Your Choice of Words Matters

Communication is the bridge between one’s mind and another. Words are used to convey one’s message. Sometimes, however, one might use words that he or she doesn’t mean or the receiver interprets one’s message differently than intended by the transmitter (the one who is speaking).

Choosing the right words is important to effectively deliver your message, describing something, or to avoid hostilities (or provoke them). A potential problem arises when choosing the right words: How can you choose the right one when there is none? Or there are, but all words doesn’t match your intended meaning? Here is where vocabulary comes in handy. The bigger your arena of words, the easier it will be for you to convey your message in an easy and simple way. 

For instance, a man doesn’t know the meaning of ‘anxious’. So whenever he wants to say that he is anxious, he will say something like “I feel scared”, “I feel so bad about the event tomorrow” or even worse, “What’s happening to me?”. All those statements may make the receiver understand differently than the meaning intended. The receiver might help him, but differently than how he treats anxious people.

“Precision (of the intended meaning) is key here.”

Especially in teamwork and military, you need to think of the right word fast to make your teammate able to comprehend and execute orders correctly. Vocabulary also helps greatly in clarifying your flow of thoughts which is essential for thinking critically. Say what you mean and mean what you say. Precision (of the intended meaning) is key here.

Another matter dealing with choosing the right words is the ‘natural’ or status quo of some words. I divide this matter in three:

  • Naturally sensitive words
  • Naturally sentimental words
  • Natural strength of words

The nature of different words may vary in different societies, regions, and even individuals.
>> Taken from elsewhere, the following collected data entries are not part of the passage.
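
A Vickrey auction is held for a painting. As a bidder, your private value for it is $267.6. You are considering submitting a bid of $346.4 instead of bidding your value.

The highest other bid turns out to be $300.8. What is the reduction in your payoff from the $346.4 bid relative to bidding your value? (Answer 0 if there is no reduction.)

$33.2

Bidding your value $267.6: you lose (since $267.6 < $300.8). Payoff $0.
Bidding $346.4: you win and pay $300.8. Payoff $267.6 − $300.8 = −$33.2.
The competing bid $300.8 lies between your value and your inflated bid, so overbidding wins an item priced above your value.
Loss from deviating = $0 − (−$33.2) = $33.2.
Because the price is fixed by the runner-up's bid, deviating from your value can only change a good outcome into a bad one — never the reverse.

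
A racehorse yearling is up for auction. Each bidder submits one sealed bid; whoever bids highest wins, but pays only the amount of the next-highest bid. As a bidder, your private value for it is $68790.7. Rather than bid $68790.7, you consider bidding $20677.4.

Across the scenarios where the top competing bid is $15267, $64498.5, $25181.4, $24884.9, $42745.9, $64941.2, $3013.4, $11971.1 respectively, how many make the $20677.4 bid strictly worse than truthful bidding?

5

The deviation hurts exactly when the highest competing bid lies strictly between $20677.4 and $68790.7 — underbidding then forfeits a profitable win.
$15267: below both → same outcome either way.
$64498.5: inside the interval → strictly worse (loss $4292.2).
$25181.4: inside the interval → strictly worse (loss $43609.3).
$24884.9: inside the interval → strictly worse (loss $43905.8).
$42745.9: inside the interval → strictly worse (loss $26044.8).
$64941.2: inside the interval → strictly worse (loss $3849.5).
$3013.4: below both → same outcome either way.
$11971.1: below both → same outcome either way.
Count: 5.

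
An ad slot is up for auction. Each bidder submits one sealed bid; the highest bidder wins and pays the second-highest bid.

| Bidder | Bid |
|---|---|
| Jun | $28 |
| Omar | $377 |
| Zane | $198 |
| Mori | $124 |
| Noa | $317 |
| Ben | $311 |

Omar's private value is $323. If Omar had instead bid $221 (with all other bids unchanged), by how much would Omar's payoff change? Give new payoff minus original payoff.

The highest bid among the other bidders is $317; Omar's bid doesn't change that.
Original bid $377: Omar is highest, pays the top rival bid $317; payoff $323 − $317 = $6.
Alternative bid $221: Omar is not highest (top rival bid is $317); payoff $0.
Change in payoff = $0 − ($6) = −$6.

−$6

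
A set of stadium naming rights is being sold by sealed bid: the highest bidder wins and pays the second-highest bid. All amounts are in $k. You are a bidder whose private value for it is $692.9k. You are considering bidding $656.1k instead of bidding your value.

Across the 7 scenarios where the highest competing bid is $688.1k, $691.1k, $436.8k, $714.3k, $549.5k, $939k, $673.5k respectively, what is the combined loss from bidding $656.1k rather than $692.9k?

The deviation costs you only when the competing bid falls strictly between $656.1k and $692.9k; elsewhere both bids give the same outcome.
$688.1k: truthful payoff $4.8k, deviation payoff $0k → loss $4.8k.
$691.1k: truthful payoff $1.8k, deviation payoff $0k → loss $1.8k.
$436.8k: outcomes coincide → loss $0k.
$714.3k: outcomes coincide → loss $0k.
$549.5k: outcomes coincide → loss $0k.
$939k: outcomes coincide → loss $0k.
$673.5k: truthful payoff $19.4k, deviation payoff $0k → loss $19.4k.
Total loss = $4.8k + $1.8k + $19.4k = $26k.

$26k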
Naturally sensitive words: I’m sure most of you know what this means. Some words are sensitive to a particular people or culture and must be avoided in speech. Otherwise, they will be provoked and more resilient towards the transmitter. For example, in Malaysia if I say “Apa hal (meaning ‘What’s up?’)” to someone, he will think that I am trying to pick up a fight with him. Instead I should greet by saying “Apa khabar?”, which also means ‘What’s up?’. They’re literally the same, but “Apa hal?” is usually used when someone gets angry.

Naturally sentimental words: The opposite of sensitive words. Sentimental words alleviate your message, not because of your message, but because you chose the right word. You can use this to your advantage, but requires you to study the people. The easiest example is the word ‘please’ and asking questions.

Natural strength of words: Some words are ‘naturally’ weak when compared to another word with the same meaning. Like trying to emphasise the importance of something, ‘essential’ and ‘critical’ is a much stronger word than ‘important’. The more frequent a word is used, the weaker is a word. Sometimes, it’s also how you arrange your words. Francis Bacon said “Knowledge is power”. To me, knowledge is much more than just ‘power’ (notice how often the word ‘powerful’ is used and how weak is this word). Knowledge is the thing that keeps human alive, if not, how can we innovate technologies and build things for them to live in? Knowledge is embedded in human nature. “Knowledge defines life”. That’s what I would say to greatly emphasise its importance.

Besides, facial expression, the length of speech, usage of analogies and examples, clarity,  intonation, and fonts all are factors that make your speech or writing valuable and influential.

“The less you say, the more your words will matter.” -Rae Carson

“Change your words, change your world.”

I seek guidance from God. Forgive me for any of my mistakes.